If something goes wrong, or if the mice have a problem, they ignore it or try to cover it up. They’re just too scared to ask their cat manager for any kind of help.
Unfortunately, there are many managers and executives like Buck in the real world, too. One of them is Margaret K., vice president of a large organization with hundreds of thousands of employees. Margaret has a reputation for using intimidation to drive performance. Although senior management regards her as a successful and even promotable executive, her employees see her quite differently. They know her as the „Ice Lady.” One manager says that almost every week, Margaret threatens, verbally abuses, or even docks the pay of her reports. „She is a tyrant,” this manager says, adding flatly: „People hate her.”
Sadly, managers like Margaret (and Buck) have free rein in thousands of organizations; their abusive approaches often go undetected or are ignored. Indeed, despite all of the precautions that businesses implement to prevent unfair and inequitable treatment, some managers still oppress, threaten, and coerce their employees every day.
Why? In many cases, these managers deliver financial results, so the companies overlook their abuses. Those companies just don’t care enough about their employees to take a nasty leader to task.
Well, such abusive behavior should matter to businesses. When a manager and employees are in an antagonistic „cat and mouse” relationship, employees suffer — and so does the organization. In fact, The Gallup Organization’s research with millions of employees and tens of thousands of managers reveals this simple truth: Employees perform better for managers who care about them.
Why you should care
The problem is, most organizations don’t focus on measuring „intangibles,” such as nurturing relationships between managers and employees. Companies use elaborate methods to track inventory, products, and sales. Most keep records of employee attendance, earnings per employee, and net profit. But few organizations measure something as „soft” as caring — yet Gallup research reveals that caring relationships between managers and employees directly affect an organization’s employee retention, productivity, profitability, safety, and customer service metrics.
Simply put, the best organizations build caring work environments. They do this by encouraging managers to develop strong, nurturing relationships with their employees.
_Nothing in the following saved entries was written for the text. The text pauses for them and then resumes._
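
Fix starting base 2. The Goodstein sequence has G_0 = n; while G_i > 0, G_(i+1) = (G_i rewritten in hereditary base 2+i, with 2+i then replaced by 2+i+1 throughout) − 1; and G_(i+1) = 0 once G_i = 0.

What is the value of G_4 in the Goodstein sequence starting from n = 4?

G_0 = 4. HB_2(4) = 2^2. Bump = 27. G_1 = 26.
G_1 = 26. HB_3(26) = 2·3^2 + 2·3 + 2. Bump = 42. G_2 = 41.
G_2 = 41. HB_4(41) = 2·4^2 + 2·4 + 1. Bump = 61. G_3 = 60.
G_3 = 60. HB_5(60) = 2·5^2 + 2·5. Bump = 84. G_4 = 83.
G_4 = 83. HB_6(83) = 2·6^2 + 6 + 5. Bump = 110. G_5 = 109.

83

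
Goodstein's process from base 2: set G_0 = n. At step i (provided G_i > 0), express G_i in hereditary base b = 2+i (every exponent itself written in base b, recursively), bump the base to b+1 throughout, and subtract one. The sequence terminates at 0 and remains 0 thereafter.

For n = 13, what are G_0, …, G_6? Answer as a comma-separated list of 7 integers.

13, 108, 1279, 16092, 280711, 5765998, 134219479

(0) 13|_2 = 2^(2 + 1) + 2^2 + 1 ↦ 3^(3 + 1) + 3^3 + 1|_3 = 109 ⇒ 108
(1) 108|_3 = 3^(3 + 1) + 3^3 ↦ 4^(4 + 1) + 4^4|_4 = 1280 ⇒ 1279
(2) 1279|_4 = 4^(4 + 1) + 3·4^3 + 3·4^2 + 3·4 + 3 ↦ 5^(5 + 1) + 3·5^3 + 3·5^2 + 3·5 + 3|_5 = 16093 ⇒ 16092
(3) 16092|_5 = 5^(5 + 1) + 3·5^3 + 3·5^2 + 3·5 + 2 ↦ 6^(6 + 1) + 3·6^3 + 3·6^2 + 3·6 + 2|_6 = 280712 ⇒ 280711
(4) 280711|_6 = 6^(6 + 1) + 3·6^3 + 3·6^2 + 3·6 + 1 ↦ 7^(7 + 1) + 3·7^3 + 3·7^2 + 3·7 + 1|_7 = 5765999 ⇒ 5765998
(5) 5765998|_7 = 7^(7 + 1) + 3·7^3 + 3·7^2 + 3·7 ↦ 8^(8 + 1) + 3·8^3 + 3·8^2 + 3·8|_8 = 134219480 ⇒ 134219479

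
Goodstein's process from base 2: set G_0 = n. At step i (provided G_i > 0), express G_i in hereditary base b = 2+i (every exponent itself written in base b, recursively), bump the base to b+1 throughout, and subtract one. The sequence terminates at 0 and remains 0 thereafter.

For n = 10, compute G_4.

279935

i=0: 10 = 2^(2 + 1) + 2 (b=2); 2→3: 3^(3 + 1) + 3 = 84; 84−1 = 83
i=1: 83 = 3^(3 + 1) + 2 (b=3); 3→4: 4^(4 + 1) + 2 = 1026; 1026−1 = 1025
i=2: 1025 = 4^(4 + 1) + 1 (b=4); 4→5: 5^(5 + 1) + 1 = 15626; 15626−1 = 15625
i=3: 15625 = 5^(5 + 1) (b=5); 5→6: 6^(6 + 1) = 279936; 279936−1 = 279935
i=4: 279935 = 5·6^6 + 5·6^5 + 5·6^4 + 5·6^3 + 5·6^2 + 5·6 + 5 (b=6); 6→7: 5·7^7 + 5·7^5 + 5·7^4 + 5·7^3 + 5·7^2 + 5·7 + 5 = 4215755; 4215755−1 = 4215754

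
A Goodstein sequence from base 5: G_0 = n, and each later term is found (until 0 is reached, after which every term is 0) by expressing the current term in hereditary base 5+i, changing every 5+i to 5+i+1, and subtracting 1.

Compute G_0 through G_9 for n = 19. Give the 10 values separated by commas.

19, 21, 23, 25, 27, 29, 30, 31, 32, 33

[0] 19 ≡ 3·5 + 4 (base 5). Lift 6: 22. −1: 21.
[1] 21 ≡ 3·6 + 3 (base 6). Lift 7: 24. −1: 23.
[2] 23 ≡ 3·7 + 2 (base 7). Lift 8: 26. −1: 25.
[3] 25 ≡ 3·8 + 1 (base 8). Lift 9: 28. −1: 27.
[4] 27 ≡ 3·9 (base 9). Lift 10: 30. −1: 29.
[5] 29 ≡ 2·10 + 9 (base 10). Lift 11: 31. −1: 30.
[6] 30 ≡ 2·11 + 8 (base 11). Lift 12: 32. −1: 31.
[7] 31 ≡ 2·12 + 7 (base 12). Lift 13: 33. −1: 32.
[8] 32 ≡ 2·13 + 6 (base 13). Lift 14: 34. −1: 33.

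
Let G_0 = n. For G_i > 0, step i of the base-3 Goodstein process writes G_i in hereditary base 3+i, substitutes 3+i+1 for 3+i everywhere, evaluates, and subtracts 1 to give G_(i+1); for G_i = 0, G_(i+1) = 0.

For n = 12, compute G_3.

37

G_0=12  [base 3] 3^2 + 3  →[3↦4]→  4^2 + 4 = 20  −1 ⇒ G_1=19
G_1=19  [base 4] 4^2 + 3  →[4↦5]→  5^2 + 3 = 28  −1 ⇒ G_2=27
G_2=27  [base 5] 5^2 + 2  →[5↦6]→  6^2 + 2 = 38  −1 ⇒ G_3=37
G_3=37  [base 6] 6^2 + 1  →[6↦7]→  7^2 + 1 = 50  −1 ⇒ G_4=49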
In fact, Gallup’s research reveals that many of the most successful managers boast of being „very close to their employees.”
Alonzo J., a corporate chairman and CEO, is one such executive. „Alonzo is like a best friend,” one of his vice presidents comments. „He really cares, and it shows. I was sitting in my office one day, and I’d returned from a grueling ten-day trip. I looked up, and there he was. ‘I just thought I would drop by and thank you for the outstanding work you do for us all,’ Alonzo said as he reached out and shook my hand. He’s one of the main reasons I intend to be a part of this organization for a long, long time.”
When managers care about employees, businesses get results. Employees stay longer, work harder, and develop stronger bonds with customers. Buck the cat could learn an awful lot from Alonzo.